You still feel the differences between the communities, after all the years. In Bucharest I visited the Jewish museum – almost 400,000 Romanian Jews were murdered in the Holocaust. Half of Europe’s Roma community was wiped out as well: there are many thousands in Romania today, but I have not yet come across them in the bigger towns. In Braşov, there are Lutheran, Catholic and Orthodox churches all close to each other, with the Synagogue right next to them. Each is well attended and well looked after. However, the German community largely left after the World Wars and the unification of Romania, and the Hungarian minority, like the Roma, is targeted by far right groups and nationalist politicians (meanwhile Hungary still claims, unofficially these days, much of Romania as its own).
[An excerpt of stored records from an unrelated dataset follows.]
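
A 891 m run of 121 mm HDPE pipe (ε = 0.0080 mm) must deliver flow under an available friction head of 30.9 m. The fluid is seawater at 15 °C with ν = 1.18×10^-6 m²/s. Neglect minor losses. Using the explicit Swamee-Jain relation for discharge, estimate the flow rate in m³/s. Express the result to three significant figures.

Q ≈ 0.0263 m³/s

Swamee-Jain (Type II): Q = -0.965·√(gD⁵h_f/L)·ln[ε/(3.7D) + √(3.17ν²L/(gD³h_f))]
√(gD⁵h_f/L) = √(9.81·0.121⁵·30.9/891) = 0.002971
ε/(3.7D) = 1.79×10^-5; √(3.17ν²L/(gD³h_f)) = 8.56×10^-5
Q = -0.965·0.002971·ln(1.034×10^-4) = 0.02631 m³/s
Check: V = 2.29 m/s, Re = 2.35×10^5, f = 0.01570, h_f = 30.8 m ≈ 30.9 m ✓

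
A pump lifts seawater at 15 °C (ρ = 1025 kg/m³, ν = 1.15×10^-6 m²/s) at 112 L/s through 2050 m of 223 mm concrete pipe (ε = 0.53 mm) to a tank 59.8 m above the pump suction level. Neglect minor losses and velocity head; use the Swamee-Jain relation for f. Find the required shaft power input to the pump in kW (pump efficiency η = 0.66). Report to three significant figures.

V = 4Q/(πD²) = 2.868 m/s; Re = 5.56×10^5; ε/D = 0.00238; f = 0.02493
h_f = f(L/D)V²/2g = 96.05 m
Total head H = z + h_f = 59.8 + 96.05 = 155.8 m
P_hyd = ρgQH = 1025·9.81·0.112·155.8 = 175.5 kW
P_shaft = P_hyd/η = 175.5/0.66 = 265.9 kW

P_shaft ≈ 266 kW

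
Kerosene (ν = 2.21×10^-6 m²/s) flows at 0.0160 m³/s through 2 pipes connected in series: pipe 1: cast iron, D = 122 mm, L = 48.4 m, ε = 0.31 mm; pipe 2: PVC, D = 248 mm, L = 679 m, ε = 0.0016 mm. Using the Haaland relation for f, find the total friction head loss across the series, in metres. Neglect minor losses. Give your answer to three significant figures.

Pipe 1: V = 1.369 m/s, Re = 7.56×10^4, ε/D = 0.00254, f = 0.02672, h_1 = f(L/D)V²/2g = 1.012 m
Pipe 2: V = 0.3312 m/s, Re = 3.72×10^4, ε/D = 6.45×10^-6, f = 0.02218, h_2 = f(L/D)V²/2g = 0.3396 m
Series → Q common, losses add: H = Σh = 1.352 m

H ≈ 1.35 m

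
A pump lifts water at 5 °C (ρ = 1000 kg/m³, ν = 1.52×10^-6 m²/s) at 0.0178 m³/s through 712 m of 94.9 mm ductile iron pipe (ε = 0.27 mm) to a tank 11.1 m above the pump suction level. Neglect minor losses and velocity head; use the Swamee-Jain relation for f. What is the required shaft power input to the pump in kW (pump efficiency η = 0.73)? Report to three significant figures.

P_shaft ≈ 18.2 kW

V = 4Q/(πD²) = 2.517 m/s; Re = 1.57×10^5; ε/D = 0.00285; f = 0.02686
h_f = f(L/D)V²/2g = 65.05 m
Total head H = z + h_f = 11.1 + 65.05 = 76.15 m
P_hyd = ρgQH = 1000·9.81·0.0178·76.15 = 13.30 kW
P_shaft = P_hyd/η = 13.30/0.73 = 18.22 kW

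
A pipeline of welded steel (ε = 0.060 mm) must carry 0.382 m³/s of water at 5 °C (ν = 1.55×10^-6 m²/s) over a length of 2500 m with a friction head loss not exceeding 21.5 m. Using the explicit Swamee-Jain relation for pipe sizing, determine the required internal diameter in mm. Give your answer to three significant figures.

D ≈ 463 mm

Swamee-Jain (Type III): D = 0.66·[ε^1.25·(LQ²/(gh_f))^4.75 + ν·Q^9.4·(L/(gh_f))^5.2]^0.04
LQ²/(gh_f) = 1.730; L/(gh_f) = 11.85
Term 1 = ε^1.25·(…)^4.75 = 7.13×10^-5; Term 2 = ν·Q^9.4·(…)^5.2 = 7.01×10^-5
D = 0.66·(7.13×10^-5 + 7.01×10^-5)^0.04 = 0.4630 m = 463 mm
Check: V = 2.27 m/s, Re = 6.78×10^5, f = 0.01437, h_f = 20.4 m ≈ 21.5 m ✓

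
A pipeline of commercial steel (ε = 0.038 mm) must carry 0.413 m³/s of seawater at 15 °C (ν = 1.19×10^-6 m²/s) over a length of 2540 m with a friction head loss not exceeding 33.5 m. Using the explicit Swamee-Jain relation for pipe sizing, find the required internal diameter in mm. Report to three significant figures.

D ≈ 431 mm

Swamee-Jain (Type III): D = 0.66·[ε^1.25·(LQ²/(gh_f))^4.75 + ν·Q^9.4·(L/(gh_f))^5.2]^0.04
LQ²/(gh_f) = 1.318; L/(gh_f) = 7.729
Term 1 = ε^1.25·(…)^4.75 = 1.11×10^-5; Term 2 = ν·Q^9.4·(…)^5.2 = 1.21×10^-5
D = 0.66·(1.11×10^-5 + 1.21×10^-5)^0.04 = 0.4307 m = 431 mm
Check: V = 2.83 m/s, Re = 1.03×10^6, f = 0.01330, h_f = 32.1 m ≈ 33.5 m ✓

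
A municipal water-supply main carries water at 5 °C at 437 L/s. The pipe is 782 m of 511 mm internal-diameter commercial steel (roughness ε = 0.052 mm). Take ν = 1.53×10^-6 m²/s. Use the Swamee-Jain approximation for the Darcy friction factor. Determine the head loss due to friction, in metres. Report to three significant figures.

h_f ≈ 4.94 m

V = 4Q/(πD²) = 4·0.437/(π·0.511²) = 2.131 m/s
Re = VD/ν = 2.131·0.511/1.53×10^-6 = 7.12×10^5 → turbulent
ε/D = 0.052/511 = 1.02×10^-4
Swamee-Jain: f = 0.01396
h_f = f(L/D)V²/(2g) = 0.01396·(782/0.511)·2.131²/(2·9.81) = 4.942 m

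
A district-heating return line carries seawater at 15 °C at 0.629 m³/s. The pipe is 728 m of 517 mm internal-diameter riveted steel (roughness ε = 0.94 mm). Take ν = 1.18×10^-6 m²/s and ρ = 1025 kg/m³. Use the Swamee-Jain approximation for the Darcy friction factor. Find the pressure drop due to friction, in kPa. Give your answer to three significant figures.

Δp ≈ 149 kPa

V = 4Q/(πD²) = 4·0.629/(π·0.517²) = 2.996 m/s
Re = VD/ν = 2.996·0.517/1.18×10^-6 = 1.31×10^6 → turbulent
ε/D = 0.94/517 = 0.00182
Swamee-Jain: f = 0.02305
h_f = f(L/D)V²/(2g) = 0.02305·(728/0.517)·2.996²/(2·9.81) = 14.85 m
Δp = ρg·h_f = 1025·9.81·14.85 = 149.4 kPa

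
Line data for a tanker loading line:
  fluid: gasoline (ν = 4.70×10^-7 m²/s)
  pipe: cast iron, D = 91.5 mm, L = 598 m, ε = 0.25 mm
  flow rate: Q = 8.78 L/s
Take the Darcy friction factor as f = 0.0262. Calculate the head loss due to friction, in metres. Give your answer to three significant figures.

h_f ≈ 15.6 m

V = 4Q/(πD²) = 4·0.00878/(π·0.0915²) = 1.335 m/s
h_f = f(L/D)V²/(2g) = 0.02620·(598/0.0915)·1.335²/(2·9.81) = 15.56 m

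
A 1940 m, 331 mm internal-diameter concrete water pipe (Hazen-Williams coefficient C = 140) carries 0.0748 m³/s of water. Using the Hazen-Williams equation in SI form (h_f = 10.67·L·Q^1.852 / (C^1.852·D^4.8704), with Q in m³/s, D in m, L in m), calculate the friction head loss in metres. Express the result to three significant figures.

h_f ≈ 3.93 m

h_f = 10.67·1940·0.0748^1.852 / (140^1.852·0.331^4.8704) = 3.930 m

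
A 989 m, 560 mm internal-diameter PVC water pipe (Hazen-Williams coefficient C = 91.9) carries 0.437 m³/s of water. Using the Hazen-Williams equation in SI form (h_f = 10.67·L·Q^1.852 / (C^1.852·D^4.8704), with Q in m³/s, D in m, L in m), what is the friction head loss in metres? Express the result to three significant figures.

h_f ≈ 8.87 m

h_f = 10.67·989·0.437^1.852 / (91.9^1.852·0.560^4.8704) = 8.869 m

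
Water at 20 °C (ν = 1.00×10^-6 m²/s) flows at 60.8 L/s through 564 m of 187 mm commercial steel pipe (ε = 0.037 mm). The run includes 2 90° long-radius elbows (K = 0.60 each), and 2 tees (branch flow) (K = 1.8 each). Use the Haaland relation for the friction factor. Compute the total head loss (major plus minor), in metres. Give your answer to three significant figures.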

Yesterday, I took a maxitaxi to Prejmer, a Unesco listed fortified Saxon village. The maxitaxi is basically a minibus, which filled up quickly and hence bumped about all the more in the potholes. To find the ‘bus station’ in the back streets of modern Braşov was quite difficult, and I was nervous I would miss the museum times. A gypsy woman in bright layered clothes sat in front of me, people got off the minibus in the middle of nowhere.

The fort of Prejmer was unexpectedly magnificent – medieval of course. It’s basically a ring of fortified cells for livestock and grains during a siege, around a tall church. Here the town still felt Saxon, particularly hearing them speak a German dialect among themselves. There are still 65,000 or so German speakers apparently.

Romania has its Mcdonalds and Vodafone and shiny cars, but these age-old boundaries still seem important, and it is all the more interesting and textured and hard to fathom and complex for it.